The United Kingdom is losing out on 63 billion euros a year as companies struggle to find people with digital skills, said a joint study by Indian IT firm Tata Consultancy Services and London-based Confederation of British Industry.
This could jeopardize the UK's competitiveness, deter investment and limit people's ability to make the most of the opportunity technology brings, the study said.
“ln today’s digital economy, there are two key focuses for sustainable talent development: encouraging students to understand what it takes to pursue a successful career in technology, and giving employees the best possible training opportunities," said Shankar Narayanan, VP and country head at TCS’ UK and Ireland division.
The report said that two-thirds (67%) of companies across the UK have digital vacancies. One in five firms is unable to find employees with basic computer skills - including writing documents and using spreadsheets.
Advanced digital skills are in greater demand in all sectors, with 55% of larger firms reporting challenges in recruiting software engineers and 61% struggling to hire data analysts, it said.
"TCS is focused on developing STEM skills in communities all around the UK. Our skills programmes like digital explorers, which help children connect day-to-day interactions with consumer technology to the lT tools and skills which power them, are helping to grow the UK's digital talent pool," added Narayanan.
According to the report, which surveyed 250 companies, the majority of companies are taking action to tackle their digital skills shortages, with 56% of businesses confident they are spending enough on addressing their needs.
But in reality, almost half of businesses (46%) are fishing in the same pool, by trying to hire outside of their organizations as the main way to access the digital skills they need.

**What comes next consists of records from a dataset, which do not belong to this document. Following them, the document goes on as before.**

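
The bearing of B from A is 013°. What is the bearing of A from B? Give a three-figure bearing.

193°

Back-bearing = 013° + 180° = 193°.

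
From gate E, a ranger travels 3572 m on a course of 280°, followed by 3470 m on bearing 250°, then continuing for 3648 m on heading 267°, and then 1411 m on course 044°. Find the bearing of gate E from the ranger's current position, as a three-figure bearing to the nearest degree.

092°

Leg 1 (280°, 3572 m): east 3572 sin 280° = -3517.73, north 3572 cos 280° = 620.27
Leg 2 (250°, 3470 m): east 3470 sin 250° = -3260.73, north 3470 cos 250° = -1186.81
Leg 3 (267°, 3648 m): east 3648 sin 267° = -3643.00, north 3648 cos 267° = -190.92
Leg 4 (044°, 1411 m): east 1411 sin 44° = 980.16, north 1411 cos 44° = 1014.99
Net displacement: -9441.30 east, 257.53 north. Direction back to start is (9441.30, -257.53): bearing = atan2(9441.30, -257.53) mod 360° = 91.56° ≈ 092°.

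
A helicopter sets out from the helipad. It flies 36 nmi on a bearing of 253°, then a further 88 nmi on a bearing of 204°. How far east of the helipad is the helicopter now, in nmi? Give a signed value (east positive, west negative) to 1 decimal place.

Leg 1 (253°, 36 nmi): east 36 sin 253° = -34.43, north 36 cos 253° = -10.53
Leg 2 (204°, 88 nmi): east 88 sin 204° = -35.79, north 88 cos 204° = -80.39
Net east component: -70.22 nmi.

-70.2 nmi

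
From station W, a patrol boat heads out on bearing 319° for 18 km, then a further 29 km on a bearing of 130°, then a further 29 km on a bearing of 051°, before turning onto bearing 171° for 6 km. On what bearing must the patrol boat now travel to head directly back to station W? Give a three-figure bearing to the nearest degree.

Leg 1 (319°, 18 km): east 18 sin 319° = -11.81, north 18 cos 319° = 13.58
Leg 2 (130°, 29 km): east 29 sin 130° = 22.22, north 29 cos 130° = -18.64
Leg 3 (051°, 29 km): east 29 sin 51° = 22.54, north 29 cos 51° = 18.25
Leg 4 (171°, 6 km): east 6 sin 171° = 0.94, north 6 cos 171° = -5.93
Net displacement: 33.88 east, 7.27 north. Direction back to start is (-33.88, -7.27): bearing = atan2(-33.88, -7.27) mod 360° = 257.89° ≈ 258°.

258°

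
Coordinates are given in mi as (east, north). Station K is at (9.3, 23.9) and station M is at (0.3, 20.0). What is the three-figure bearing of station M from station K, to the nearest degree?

Δeast = 0.3 − 9.3 = -9.00; Δnorth = 20.0 − 23.9 = -3.90.
Bearing = atan2(Δeast, Δnorth) mod 360° = 246.57° ≈ 247°.

247°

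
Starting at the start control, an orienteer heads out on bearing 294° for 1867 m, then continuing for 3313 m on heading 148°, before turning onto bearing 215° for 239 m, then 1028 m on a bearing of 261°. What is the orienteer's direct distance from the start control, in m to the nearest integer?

Leg 1 (294°, 1867 m): east 1867 sin 294° = -1705.59, north 1867 cos 294° = 759.38
Leg 2 (148°, 3313 m): east 3313 sin 148° = 1755.62, north 3313 cos 148° = -2809.58
Leg 3 (215°, 239 m): east 239 sin 215° = -137.08, north 239 cos 215° = -195.78
Leg 4 (261°, 1028 m): east 1028 sin 261° = -1015.34, north 1028 cos 261° = -160.81
Net: -1102.40 east, -2406.80 north. Distance = √((-1102.40)² + (-2406.80)²) = 2647.254 m.

2647 m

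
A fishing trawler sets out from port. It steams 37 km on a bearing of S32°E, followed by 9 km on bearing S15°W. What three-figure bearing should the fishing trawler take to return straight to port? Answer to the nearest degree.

337°

Leg 1 (S32°E, 37 km): east 37 sin 148° = 19.61, north 37 cos 148° = -31.38
Leg 2 (S15°W, 9 km): east 9 sin 195° = -2.33, north 9 cos 195° = -8.69
Net displacement: 17.28 east, -40.07 north. Direction back to start is (-17.28, 40.07): bearing = atan2(-17.28, 40.07) mod 360° = 336.68° ≈ 337°.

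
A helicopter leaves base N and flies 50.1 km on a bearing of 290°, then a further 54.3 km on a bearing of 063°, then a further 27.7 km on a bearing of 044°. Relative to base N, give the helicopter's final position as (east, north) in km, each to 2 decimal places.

Leg 1 (290°, 50.1 km): east 50.1 sin 290° = -47.08, north 50.1 cos 290° = 17.14
Leg 2 (063°, 54.3 km): east 54.3 sin 63° = 48.38, north 54.3 cos 63° = 24.65
Leg 3 (044°, 27.7 km): east 27.7 sin 44° = 19.24, north 27.7 cos 44° = 19.93
Summing: 20.55 km east, 61.71 km north → (20.55, 61.71).

(20.55, 61.71)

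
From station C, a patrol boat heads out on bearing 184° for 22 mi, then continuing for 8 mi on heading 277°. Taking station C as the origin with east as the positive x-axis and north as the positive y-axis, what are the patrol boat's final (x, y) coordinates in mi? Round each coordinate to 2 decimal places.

Leg 1 (184°, 22 mi): east 22 sin 184° = -1.53, north 22 cos 184° = -21.95
Leg 2 (277°, 8 mi): east 8 sin 277° = -7.94, north 8 cos 277° = 0.97
Summing: -9.48 mi east, -20.97 mi north → (-9.48, -20.97).

(-9.48, -20.97)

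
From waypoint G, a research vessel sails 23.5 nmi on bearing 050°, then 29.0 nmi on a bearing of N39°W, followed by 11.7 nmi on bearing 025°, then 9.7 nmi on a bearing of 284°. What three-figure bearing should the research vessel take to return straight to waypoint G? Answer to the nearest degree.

Leg 1 (050°, 23.5 nmi): east 23.5 sin 50° = 18.00, north 23.5 cos 50° = 15.11
Leg 2 (N39°W, 29.0 nmi): east 29.0 sin 321° = -18.25, north 29.0 cos 321° = 22.54
Leg 3 (025°, 11.7 nmi): east 11.7 sin 25° = 4.94, north 11.7 cos 25° = 10.60
Leg 4 (284°, 9.7 nmi): east 9.7 sin 284° = -9.41, north 9.7 cos 284° = 2.35
Net displacement: -4.72 east, 50.59 north. Direction back to start is (4.72, -50.59): bearing = atan2(4.72, -50.59) mod 360° = 174.68° ≈ 175°.

175°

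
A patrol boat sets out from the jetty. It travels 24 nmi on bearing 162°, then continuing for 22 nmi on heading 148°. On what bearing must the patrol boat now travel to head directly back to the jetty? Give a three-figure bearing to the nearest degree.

335°

Leg 1 (162°, 24 nmi): east 24 sin 162° = 7.42, north 24 cos 162° = -22.83
Leg 2 (148°, 22 nmi): east 22 sin 148° = 11.66, north 22 cos 148° = -18.66
Net displacement: 19.07 east, -41.48 north. Direction back to start is (-19.07, 41.48): bearing = atan2(-19.07, 41.48) mod 360° = 335.31° ≈ 335°.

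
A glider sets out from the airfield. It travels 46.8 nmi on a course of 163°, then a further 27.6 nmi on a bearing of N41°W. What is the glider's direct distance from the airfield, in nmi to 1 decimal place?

Leg 1 (163°, 46.8 nmi): east 46.8 sin 163° = 13.68, north 46.8 cos 163° = -44.76
Leg 2 (N41°W, 27.6 nmi): east 27.6 sin 319° = -18.11, north 27.6 cos 319° = 20.83
Net: -4.42 east, -23.93 north. Distance = √((-4.42)² + (-23.93)²) = 24.331 nmi.

24.3 nmi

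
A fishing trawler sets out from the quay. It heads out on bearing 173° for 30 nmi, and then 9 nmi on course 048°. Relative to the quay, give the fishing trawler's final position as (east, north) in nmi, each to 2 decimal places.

Leg 1 (173°, 30 nmi): east 30 sin 173° = 3.66, north 30 cos 173° = -29.78
Leg 2 (048°, 9 nmi): east 9 sin 48° = 6.69, north 9 cos 48° = 6.02
Summing: 10.34 nmi east, -23.75 nmi north → (10.34, -23.75).

(10.34, -23.75)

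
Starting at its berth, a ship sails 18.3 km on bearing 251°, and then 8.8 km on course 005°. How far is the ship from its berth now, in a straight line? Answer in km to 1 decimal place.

16.8 km

Leg 1 (251°, 18.3 km): east 18.3 sin 251° = -17.30, north 18.3 cos 251° = -5.96
Leg 2 (005°, 8.8 km): east 8.8 sin 5° = 0.77, north 8.8 cos 5° = 8.77
Net: -16.54 east, 2.81 north. Distance = √((-16.54)² + (2.81)²) = 16.773 km.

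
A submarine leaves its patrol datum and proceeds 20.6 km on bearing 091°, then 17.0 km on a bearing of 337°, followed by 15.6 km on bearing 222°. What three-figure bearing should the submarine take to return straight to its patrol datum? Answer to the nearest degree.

224°

Leg 1 (091°, 20.6 km): east 20.6 sin 91° = 20.60, north 20.6 cos 91° = -0.36
Leg 2 (337°, 17.0 km): east 17.0 sin 337° = -6.64, north 17.0 cos 337° = 15.65
Leg 3 (222°, 15.6 km): east 15.6 sin 222° = -10.44, north 15.6 cos 222° = -11.59
Net displacement: 3.52 east, 3.70 north. Direction back to start is (-3.52, -3.70): bearing = atan2(-3.52, -3.70) mod 360° = 223.57° ≈ 224°.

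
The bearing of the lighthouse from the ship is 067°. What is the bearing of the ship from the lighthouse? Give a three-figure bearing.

247°

Back-bearing = 067° + 180° = 247°.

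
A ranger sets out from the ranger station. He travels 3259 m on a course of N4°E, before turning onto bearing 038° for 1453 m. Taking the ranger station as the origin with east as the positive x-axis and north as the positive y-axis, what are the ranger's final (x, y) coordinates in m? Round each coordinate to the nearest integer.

Leg 1 (N4°E, 3259 m): east 3259 sin 4° = 227.34, north 3259 cos 4° = 3251.06
Leg 2 (038°, 1453 m): east 1453 sin 38° = 894.56, north 1453 cos 38° = 1144.98
Summing: 1121.89 m east, 4396.04 m north → (1122, 4396).

(1122, 4396)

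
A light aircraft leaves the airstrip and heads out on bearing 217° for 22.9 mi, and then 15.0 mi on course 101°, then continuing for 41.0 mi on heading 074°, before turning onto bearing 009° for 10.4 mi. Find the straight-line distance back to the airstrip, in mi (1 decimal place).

Leg 1 (217°, 22.9 mi): east 22.9 sin 217° = -13.78, north 22.9 cos 217° = -18.29
Leg 2 (101°, 15.0 mi): east 15.0 sin 101° = 14.72, north 15.0 cos 101° = -2.86
Leg 3 (074°, 41.0 mi): east 41.0 sin 74° = 39.41, north 41.0 cos 74° = 11.30
Leg 4 (009°, 10.4 mi): east 10.4 sin 9° = 1.63, north 10.4 cos 9° = 10.27
Net: 41.98 east, 0.42 north. Distance = √((41.98)² + (0.42)²) = 41.984 mi.

42.0 mi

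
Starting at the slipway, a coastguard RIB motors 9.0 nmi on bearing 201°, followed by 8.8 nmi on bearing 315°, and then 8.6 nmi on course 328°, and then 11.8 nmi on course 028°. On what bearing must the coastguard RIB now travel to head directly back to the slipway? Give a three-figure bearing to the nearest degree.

151°

Leg 1 (201°, 9.0 nmi): east 9.0 sin 201° = -3.23, north 9.0 cos 201° = -8.40
Leg 2 (315°, 8.8 nmi): east 8.8 sin 315° = -6.22, north 8.8 cos 315° = 6.22
Leg 3 (328°, 8.6 nmi): east 8.6 sin 328° = -4.56, north 8.6 cos 328° = 7.29
Leg 4 (028°, 11.8 nmi): east 11.8 sin 28° = 5.54, north 11.8 cos 28° = 10.42
Net displacement: -8.47 east, 15.53 north. Direction back to start is (8.47, -15.53): bearing = atan2(8.47, -15.53) mod 360° = 151.41° ≈ 151°.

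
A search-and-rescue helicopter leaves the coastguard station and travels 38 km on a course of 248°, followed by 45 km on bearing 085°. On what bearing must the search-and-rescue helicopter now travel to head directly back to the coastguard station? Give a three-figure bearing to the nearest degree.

317°

Leg 1 (248°, 38 km): east 38 sin 248° = -35.23, north 38 cos 248° = -14.24
Leg 2 (085°, 45 km): east 45 sin 85° = 44.83, north 45 cos 85° = 3.92
Net displacement: 9.60 east, -10.31 north. Direction back to start is (-9.60, 10.31): bearing = atan2(-9.60, 10.31) mod 360° = 317.06° ≈ 317°.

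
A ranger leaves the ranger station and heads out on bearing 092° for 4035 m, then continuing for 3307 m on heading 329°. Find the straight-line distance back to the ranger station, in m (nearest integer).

3561 m

Leg 1 (092°, 4035 m): east 4035 sin 92° = 4032.54, north 4035 cos 92° = -140.82
Leg 2 (329°, 3307 m): east 3307 sin 329° = -1703.23, north 3307 cos 329° = 2834.65
Net: 2329.31 east, 2693.83 north. Distance = √((2329.31)² + (2693.83)²) = 3561.239 m.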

"Digital skills are absolutely fundamental to getting people ready for the future of work and helping companies make the most of the opportunities technology brings. It’s essential we tackle the UK's digital skills crunch now to remain internationally competitive and promote the UK as the number one place for businesses to invest," said Matthew Fell, chief UK policy director, CBl.
Fell also said that CBI had made a few recommendations to companies. These include the government setting an ambitious target for the entire UK workforce, businesses understanding their digital skills needs and coordinating with local policymakers.